Inside the Museum of the American Revolution
Martha Teichner reports on the Museum of the American Revolution in Philadelphia, which features a look at how the war changed life for African Americans and Native Americans
Philadelphia is the site of the liberty bell. The Declaration of Independence and the Constitution were drafted and signed here. It was home to Philly’s favorite founding father, Benjamin Franklin, and America’s most famous flagmaker, Betsy Ross. So what better place for the Museum of the American Revolution?
The museum opened in 2017. It’s centerpiece is George Washington’ s tent. The tent is enshrined now in its own theater. As his soldiers did, you see it as a stand in for Washington himself
“The tent was a symbol that he, you know, he said, ‘I’ve never left your side, I’ve been with you through the entire war,'” Scott Stephenson, president and CEO of the museum, told CBS News’ Martha Teichner.
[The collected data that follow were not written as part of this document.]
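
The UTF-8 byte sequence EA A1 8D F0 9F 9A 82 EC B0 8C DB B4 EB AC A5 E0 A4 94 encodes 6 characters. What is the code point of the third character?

Offset 0: leading byte 0xEA = 11101010 → 3-byte char #1 = EA A1 8D.
Offset 3: leading byte 0xF0 = 11110000 → 4-byte char #2 = F0 9F 9A 82.
Offset 7: leading byte 0xEC = 11101100 → 3-byte char #3 = EC B0 8C.
Leading byte 0xEC = 11101100 matches 1110xxxx → 3-byte sequence.
Byte 1: 0xEC = 11101100, payload 1100 (4 bits).
Byte 2: 0xB0 = 10110000 (10xxxxxx ✓), payload 110000.
Byte 3: 0x8C = 10001100 (10xxxxxx ✓), payload 001100.
Concatenate: 1100110000001100 = 0xCC0C (16 bits → U+CC0C).

U+CC0C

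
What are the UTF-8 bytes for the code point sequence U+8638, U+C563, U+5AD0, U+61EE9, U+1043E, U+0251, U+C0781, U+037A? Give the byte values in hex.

E8 98 B8 EC 95 A3 E5 AB 90 F1 A1 BB A9 F0 90 90 BE C9 91 F3 80 9E 81 CD BA

U+8638: 3-byte form → E8 98 B8.
U+C563: 3-byte form → EC 95 A3.
U+5AD0: 3-byte form → E5 AB 90.
U+61EE9: 4-byte form → F1 A1 BB A9.
U+1043E: 4-byte form → F0 90 90 BE.
U+0251: 2-byte form → C9 91.
U+C0781: 4-byte form → F3 80 9E 81.
U+037A: 2-byte form → CD BA.
Concatenated (25 bytes): E8 98 B8 EC 95 A3 E5 AB 90 F1 A1 BB A9 F0 90 90 BE C9 91 F3 80 9E 81 CD BA.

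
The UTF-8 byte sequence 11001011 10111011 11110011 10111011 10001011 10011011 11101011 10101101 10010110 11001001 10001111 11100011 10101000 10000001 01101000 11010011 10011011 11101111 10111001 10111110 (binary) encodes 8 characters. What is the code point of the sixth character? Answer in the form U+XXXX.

U+0068

Offset 0: leading byte 0xCB = 11001011 → 2-byte char #1 = CB BB.
Offset 2: leading byte 0xF3 = 11110011 → 4-byte char #2 = F3 BB 8B 9B.
Offset 6: leading byte 0xEB = 11101011 → 3-byte char #3 = EB AD 96.
Offset 9: leading byte 0xC9 = 11001001 → 2-byte char #4 = C9 8F.
Offset 11: leading byte 0xE3 = 11100011 → 3-byte char #5 = E3 A8 81.
Offset 14: leading byte 0x68 = 01101000 → 1-byte char #6 = 68.
Leading byte 0x68 = 01101000 matches 0xxxxxxx → 1-byte sequence.
Byte 1: 0x68 = 01101000, payload 1101000 (7 bits).
Concatenate: 1101000 = 0x68 (7 bits → U+0068).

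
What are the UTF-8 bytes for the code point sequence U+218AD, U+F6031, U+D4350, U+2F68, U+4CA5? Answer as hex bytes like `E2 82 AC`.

F0 A1 A2 AD F3 B6 80 B1 F3 94 8D 90 E2 BD A8 E4 B2 A5

U+218AD: 4-byte form → F0 A1 A2 AD.
U+F6031: 4-byte form → F3 B6 80 B1.
U+D4350: 4-byte form → F3 94 8D 90.
U+2F68: 3-byte form → E2 BD A8.
U+4CA5: 3-byte form → E4 B2 A5.
Concatenated (18 bytes): F0 A1 A2 AD F3 B6 80 B1 F3 94 8D 90 E2 BD A8 E4 B2 A5.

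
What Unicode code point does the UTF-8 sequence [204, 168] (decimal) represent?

Leading byte 0xCC = 11001100 matches 110xxxxx → 2-byte sequence.
Byte 1: 0xCC = 11001100, payload 01100 (5 bits).
Byte 2: 0xA8 = 10101000 (10xxxxxx ✓), payload 101000.
Concatenate: 01100101000 = 0x328 (11 bits → U+0328).

U+0328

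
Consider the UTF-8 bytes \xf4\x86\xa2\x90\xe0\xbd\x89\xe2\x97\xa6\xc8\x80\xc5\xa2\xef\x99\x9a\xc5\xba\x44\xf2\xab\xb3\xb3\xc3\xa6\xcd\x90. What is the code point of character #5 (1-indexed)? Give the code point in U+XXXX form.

Offset 0: leading byte 0xF4 = 11110100 → 4-byte char #1 = F4 86 A2 90.
Offset 4: leading byte 0xE0 = 11100000 → 3-byte char #2 = E0 BD 89.
Offset 7: leading byte 0xE2 = 11100010 → 3-byte char #3 = E2 97 A6.
Offset 10: leading byte 0xC8 = 11001000 → 2-byte char #4 = C8 80.
Offset 12: leading byte 0xC5 = 11000101 → 2-byte char #5 = C5 A2.
Leading byte 0xC5 = 11000101 matches 110xxxxx → 2-byte sequence.
Byte 1: 0xC5 = 11000101, payload 00101 (5 bits).
Byte 2: 0xA2 = 10100010 (10xxxxxx ✓), payload 100010.
Concatenate: 00101100010 = 0x162 (11 bits → U+0162).

U+0162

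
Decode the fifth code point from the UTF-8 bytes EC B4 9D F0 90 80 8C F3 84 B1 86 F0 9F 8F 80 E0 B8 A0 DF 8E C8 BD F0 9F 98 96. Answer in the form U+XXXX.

U+0E20

Offset 0: leading byte 0xEC = 11101100 → 3-byte char #1 = EC B4 9D.
Offset 3: leading byte 0xF0 = 11110000 → 4-byte char #2 = F0 90 80 8C.
Offset 7: leading byte 0xF3 = 11110011 → 4-byte char #3 = F3 84 B1 86.
Offset 11: leading byte 0xF0 = 11110000 → 4-byte char #4 = F0 9F 8F 80.
Offset 15: leading byte 0xE0 = 11100000 → 3-byte char #5 = E0 B8 A0.
Leading byte 0xE0 = 11100000 matches 1110xxxx → 3-byte sequence.
Byte 1: 0xE0 = 11100000, payload 0000 (4 bits).
Byte 2: 0xB8 = 10111000 (10xxxxxx ✓), payload 111000.
Byte 3: 0xA0 = 10100000 (10xxxxxx ✓), payload 100000.
Concatenate: 0000111000100000 = 0xE20 (16 bits → U+0E20).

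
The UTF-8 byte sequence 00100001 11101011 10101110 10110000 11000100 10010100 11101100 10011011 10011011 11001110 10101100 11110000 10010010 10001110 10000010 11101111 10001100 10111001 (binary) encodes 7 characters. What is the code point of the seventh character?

Offset 0: leading byte 0x21 = 00100001 → 1-byte char #1 = 21.
Offset 1: leading byte 0xEB = 11101011 → 3-byte char #2 = EB AE B0.
Offset 4: leading byte 0xC4 = 11000100 → 2-byte char #3 = C4 94.
Offset 6: leading byte 0xEC = 11101100 → 3-byte char #4 = EC 9B 9B.
Offset 9: leading byte 0xCE = 11001110 → 2-byte char #5 = CE AC.
Offset 11: leading byte 0xF0 = 11110000 → 4-byte char #6 = F0 92 8E 82.
Offset 15: leading byte 0xEF = 11101111 → 3-byte char #7 = EF 8C B9.
Leading byte 0xEF = 11101111 matches 1110xxxx → 3-byte sequence.
Byte 1: 0xEF = 11101111, payload 1111 (4 bits).
Byte 2: 0x8C = 10001100 (10xxxxxx ✓), payload 001100.
Byte 3: 0xB9 = 10111001 (10xxxxxx ✓), payload 111001.
Concatenate: 1111001100111001 = 0xF339 (16 bits → U+F339).

U+F339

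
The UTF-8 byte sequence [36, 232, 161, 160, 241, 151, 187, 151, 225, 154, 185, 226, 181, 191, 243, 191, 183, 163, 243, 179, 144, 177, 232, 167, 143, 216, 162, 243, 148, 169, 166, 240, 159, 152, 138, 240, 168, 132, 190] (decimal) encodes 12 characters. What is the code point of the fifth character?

Offset 0: leading byte 0x24 = 00100100 → 1-byte char #1 = 24.
Offset 1: leading byte 0xE8 = 11101000 → 3-byte char #2 = E8 A1 A0.
Offset 4: leading byte 0xF1 = 11110001 → 4-byte char #3 = F1 97 BB 97.
Offset 8: leading byte 0xE1 = 11100001 → 3-byte char #4 = E1 9A B9.
Offset 11: leading byte 0xE2 = 11100010 → 3-byte char #5 = E2 B5 BF.
Leading byte 0xE2 = 11100010 matches 1110xxxx → 3-byte sequence.
Byte 1: 0xE2 = 11100010, payload 0010 (4 bits).
Byte 2: 0xB5 = 10110101 (10xxxxxx ✓), payload 110101.
Byte 3: 0xBF = 10111111 (10xxxxxx ✓), payload 111111.
Concatenate: 0010110101111111 = 0x2D7F (16 bits → U+2D7F).

U+2D7F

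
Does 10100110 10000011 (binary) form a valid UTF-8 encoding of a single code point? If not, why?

Byte 0xA6 = 10100110 has the form 10xxxxxx — a continuation byte — but there is no preceding leading byte.

invalid (continuation byte with no leading byte)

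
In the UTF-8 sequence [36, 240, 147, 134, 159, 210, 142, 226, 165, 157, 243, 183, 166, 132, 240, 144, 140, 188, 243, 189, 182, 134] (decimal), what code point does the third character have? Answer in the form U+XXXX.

Offset 0: leading byte 0x24 = 00100100 → 1-byte char #1 = 24.
Offset 1: leading byte 0xF0 = 11110000 → 4-byte char #2 = F0 93 86 9F.
Offset 5: leading byte 0xD2 = 11010010 → 2-byte char #3 = D2 8E.
Leading byte 0xD2 = 11010010 matches 110xxxxx → 2-byte sequence.
Byte 1: 0xD2 = 11010010, payload 10010 (5 bits).
Byte 2: 0x8E = 10001110 (10xxxxxx ✓), payload 001110.
Concatenate: 10010001110 = 0x48E (11 bits → U+048E).

U+048E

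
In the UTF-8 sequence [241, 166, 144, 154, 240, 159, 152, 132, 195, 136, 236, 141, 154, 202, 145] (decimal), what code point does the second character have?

Offset 0: leading byte 0xF1 = 11110001 → 4-byte char #1 = F1 A6 90 9A.
Offset 4: leading byte 0xF0 = 11110000 → 4-byte char #2 = F0 9F 98 84.
Leading byte 0xF0 = 11110000 matches 11110xxx → 4-byte sequence.
Byte 1: 0xF0 = 11110000, payload 000 (3 bits).
Byte 2: 0x9F = 10011111 (10xxxxxx ✓), payload 011111.
Byte 3: 0x98 = 10011000 (10xxxxxx ✓), payload 011000.
Byte 4: 0x84 = 10000100 (10xxxxxx ✓), payload 000100.
Concatenate: 000011111011000000100 = 0x1F604 (21 bits → U+1F604).

U+1F604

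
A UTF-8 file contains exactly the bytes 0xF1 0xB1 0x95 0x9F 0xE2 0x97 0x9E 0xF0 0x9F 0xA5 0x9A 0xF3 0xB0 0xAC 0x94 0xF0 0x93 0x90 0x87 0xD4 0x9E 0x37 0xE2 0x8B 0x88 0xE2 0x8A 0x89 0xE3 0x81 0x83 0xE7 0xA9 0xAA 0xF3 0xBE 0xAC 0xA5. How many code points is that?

Byte at offset 0: 0xF1 = 11110001 → 4-byte char (#1). Advance 4.
Byte at offset 4: 0xE2 = 11100010 → 3-byte char (#2). Advance 3.
Byte at offset 7: 0xF0 = 11110000 → 4-byte char (#3). Advance 4.
Byte at offset 11: 0xF3 = 11110011 → 4-byte char (#4). Advance 4.
Byte at offset 15: 0xF0 = 11110000 → 4-byte char (#5). Advance 4.
Byte at offset 19: 0xD4 = 11010100 → 2-byte char (#6). Advance 2.
Byte at offset 21: 0x37 = 00110111 → 1-byte char (#7). Advance 1.
Byte at offset 22: 0xE2 = 11100010 → 3-byte char (#8). Advance 3.
Byte at offset 25: 0xE2 = 11100010 → 3-byte char (#9). Advance 3.
Byte at offset 28: 0xE3 = 11100011 → 3-byte char (#10). Advance 3.
Byte at offset 31: 0xE7 = 11100111 → 3-byte char (#11). Advance 3.
Byte at offset 34: 0xF3 = 11110011 → 4-byte char (#12). Advance 4.
Reached end at offset 38 after 12 code points.

12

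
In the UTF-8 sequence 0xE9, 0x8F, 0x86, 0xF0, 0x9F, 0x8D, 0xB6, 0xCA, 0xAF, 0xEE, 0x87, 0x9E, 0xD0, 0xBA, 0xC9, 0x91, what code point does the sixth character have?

U+0251

Offset 0: leading byte 0xE9 = 11101001 → 3-byte char #1 = E9 8F 86.
Offset 3: leading byte 0xF0 = 11110000 → 4-byte char #2 = F0 9F 8D B6.
Offset 7: leading byte 0xCA = 11001010 → 2-byte char #3 = CA AF.
Offset 9: leading byte 0xEE = 11101110 → 3-byte char #4 = EE 87 9E.
Offset 12: leading byte 0xD0 = 11010000 → 2-byte char #5 = D0 BA.
Offset 14: leading byte 0xC9 = 11001001 → 2-byte char #6 = C9 91.
Leading byte 0xC9 = 11001001 matches 110xxxxx → 2-byte sequence.
Byte 1: 0xC9 = 11001001, payload 01001 (5 bits).
Byte 2: 0x91 = 10010001 (10xxxxxx ✓), payload 010001.
Concatenate: 01001010001 = 0x251 (11 bits → U+0251).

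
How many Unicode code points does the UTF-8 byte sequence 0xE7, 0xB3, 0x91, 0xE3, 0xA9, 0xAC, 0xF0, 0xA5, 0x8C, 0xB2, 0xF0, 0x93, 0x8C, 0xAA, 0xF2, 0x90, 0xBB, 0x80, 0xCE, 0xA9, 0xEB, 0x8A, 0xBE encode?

7

Byte at offset 0: 0xE7 = 11100111 → 3-byte char (#1). Advance 3.
Byte at offset 3: 0xE3 = 11100011 → 3-byte char (#2). Advance 3.
Byte at offset 6: 0xF0 = 11110000 → 4-byte char (#3). Advance 4.
Byte at offset 10: 0xF0 = 11110000 → 4-byte char (#4). Advance 4.
Byte at offset 14: 0xF2 = 11110010 → 4-byte char (#5). Advance 4.
Byte at offset 18: 0xCE = 11001110 → 2-byte char (#6). Advance 2.
Byte at offset 20: 0xEB = 11101011 → 3-byte char (#7). Advance 3.
Reached end at offset 23 after 7 code points.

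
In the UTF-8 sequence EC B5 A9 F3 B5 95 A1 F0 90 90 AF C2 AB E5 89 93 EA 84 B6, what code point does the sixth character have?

Offset 0: leading byte 0xEC = 11101100 → 3-byte char #1 = EC B5 A9.
Offset 3: leading byte 0xF3 = 11110011 → 4-byte char #2 = F3 B5 95 A1.
Offset 7: leading byte 0xF0 = 11110000 → 4-byte char #3 = F0 90 90 AF.
Offset 11: leading byte 0xC2 = 11000010 → 2-byte char #4 = C2 AB.
Offset 13: leading byte 0xE5 = 11100101 → 3-byte char #5 = E5 89 93.
Offset 16: leading byte 0xEA = 11101010 → 3-byte char #6 = EA 84 B6.
Leading byte 0xEA = 11101010 matches 1110xxxx → 3-byte sequence.
Byte 1: 0xEA = 11101010, payload 1010 (4 bits).
Byte 2: 0x84 = 10000100 (10xxxxxx ✓), payload 000100.
Byte 3: 0xB6 = 10110110 (10xxxxxx ✓), payload 110110.
Concatenate: 1010000100110110 = 0xA136 (16 bits → U+A136).

U+A136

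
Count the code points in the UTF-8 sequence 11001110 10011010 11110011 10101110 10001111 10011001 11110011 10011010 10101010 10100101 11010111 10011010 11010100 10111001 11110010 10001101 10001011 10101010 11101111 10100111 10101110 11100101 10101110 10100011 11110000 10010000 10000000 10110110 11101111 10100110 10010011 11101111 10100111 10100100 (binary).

11

Byte at offset 0: 0xCE = 11001110 → 2-byte char (#1). Advance 2.
Byte at offset 2: 0xF3 = 11110011 → 4-byte char (#2). Advance 4.
Byte at offset 6: 0xF3 = 11110011 → 4-byte char (#3). Advance 4.
Byte at offset 10: 0xD7 = 11010111 → 2-byte char (#4). Advance 2.
Byte at offset 12: 0xD4 = 11010100 → 2-byte char (#5). Advance 2.
Byte at offset 14: 0xF2 = 11110010 → 4-byte char (#6). Advance 4.
Byte at offset 18: 0xEF = 11101111 → 3-byte char (#7). Advance 3.
Byte at offset 21: 0xE5 = 11100101 → 3-byte char (#8). Advance 3.
Byte at offset 24: 0xF0 = 11110000 → 4-byte char (#9). Advance 4.
Byte at offset 28: 0xEF = 11101111 → 3-byte char (#10). Advance 3.
Byte at offset 31: 0xEF = 11101111 → 3-byte char (#11). Advance 3.
Reached end at offset 34 after 11 code points.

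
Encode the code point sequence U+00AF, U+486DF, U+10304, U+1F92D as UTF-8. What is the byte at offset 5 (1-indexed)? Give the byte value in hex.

0x9B

1-indexed offset 5 is 0-indexed offset 4.
U+00AF → 2-byte form C2 AF at offsets 0–1.
U+486DF → 4-byte form F1 88 9B 9F at offsets 2–5.
Offset 4 falls in char 2's range; it's byte 3 of F1 88 9B 9F = 0x9B.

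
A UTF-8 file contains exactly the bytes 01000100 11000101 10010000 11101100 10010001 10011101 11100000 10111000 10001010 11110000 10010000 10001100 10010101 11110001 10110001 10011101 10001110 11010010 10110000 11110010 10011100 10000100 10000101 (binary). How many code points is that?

8

Byte at offset 0: 0x44 = 01000100 → 1-byte char (#1). Advance 1.
Byte at offset 1: 0xC5 = 11000101 → 2-byte char (#2). Advance 2.
Byte at offset 3: 0xEC = 11101100 → 3-byte char (#3). Advance 3.
Byte at offset 6: 0xE0 = 11100000 → 3-byte char (#4). Advance 3.
Byte at offset 9: 0xF0 = 11110000 → 4-byte char (#5). Advance 4.
Byte at offset 13: 0xF1 = 11110001 → 4-byte char (#6). Advance 4.
Byte at offset 17: 0xD2 = 11010010 → 2-byte char (#7). Advance 2.
Byte at offset 19: 0xF2 = 11110010 → 4-byte char (#8). Advance 4.
Reached end at offset 23 after 8 code points.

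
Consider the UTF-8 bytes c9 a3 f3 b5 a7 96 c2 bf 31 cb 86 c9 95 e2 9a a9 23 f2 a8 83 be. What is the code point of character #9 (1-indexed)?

Offset 0: leading byte 0xC9 = 11001001 → 2-byte char #1 = C9 A3.
Offset 2: leading byte 0xF3 = 11110011 → 4-byte char #2 = F3 B5 A7 96.
Offset 6: leading byte 0xC2 = 11000010 → 2-byte char #3 = C2 BF.
Offset 8: leading byte 0x31 = 00110001 → 1-byte char #4 = 31.
Offset 9: leading byte 0xCB = 11001011 → 2-byte char #5 = CB 86.
Offset 11: leading byte 0xC9 = 11001001 → 2-byte char #6 = C9 95.
Offset 13: leading byte 0xE2 = 11100010 → 3-byte char #7 = E2 9A A9.
Offset 16: leading byte 0x23 = 00100011 → 1-byte char #8 = 23.
Offset 17: leading byte 0xF2 = 11110010 → 4-byte char #9 = F2 A8 83 BE.
Leading byte 0xF2 = 11110010 matches 11110xxx → 4-byte sequence.
Byte 1: 0xF2 = 11110010, payload 010 (3 bits).
Byte 2: 0xA8 = 10101000 (10xxxxxx ✓), payload 101000.
Byte 3: 0x83 = 10000011 (10xxxxxx ✓), payload 000011.
Byte 4: 0xBE = 10111110 (10xxxxxx ✓), payload 111110.
Concatenate: 010101000000011111110 = 0xA80FE (21 bits → U+A80FE).

U+A80FE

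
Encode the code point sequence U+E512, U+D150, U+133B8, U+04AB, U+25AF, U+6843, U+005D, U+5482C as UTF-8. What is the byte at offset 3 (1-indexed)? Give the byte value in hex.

1-indexed offset 3 is 0-indexed offset 2.
U+E512 → 3-byte form EE 94 92 at offsets 0–2.
Offset 2 falls in char 1's range; it's byte 3 of EE 94 92 = 0x92.

0x92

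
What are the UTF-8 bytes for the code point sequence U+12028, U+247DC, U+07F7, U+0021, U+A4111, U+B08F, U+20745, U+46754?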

Concord, Massachusetts, where it all began, has a presence at the museum. A piece of the original North Bridge, where the two sides fought it out that first day, is on display.
But the museum sees its mission as doing more than reinforcing for visitors, 725,000 so far, a mythologized version of the American creation story.
“This is not just a quaint story that’s set a long time ago that only involves people that look like me standing with wigs on looking at a piece of paper on a table,” Stephenson said. “There was violence that was involved. There was uncertainty. There were people of all backgrounds who were involved in this– creating this nation.”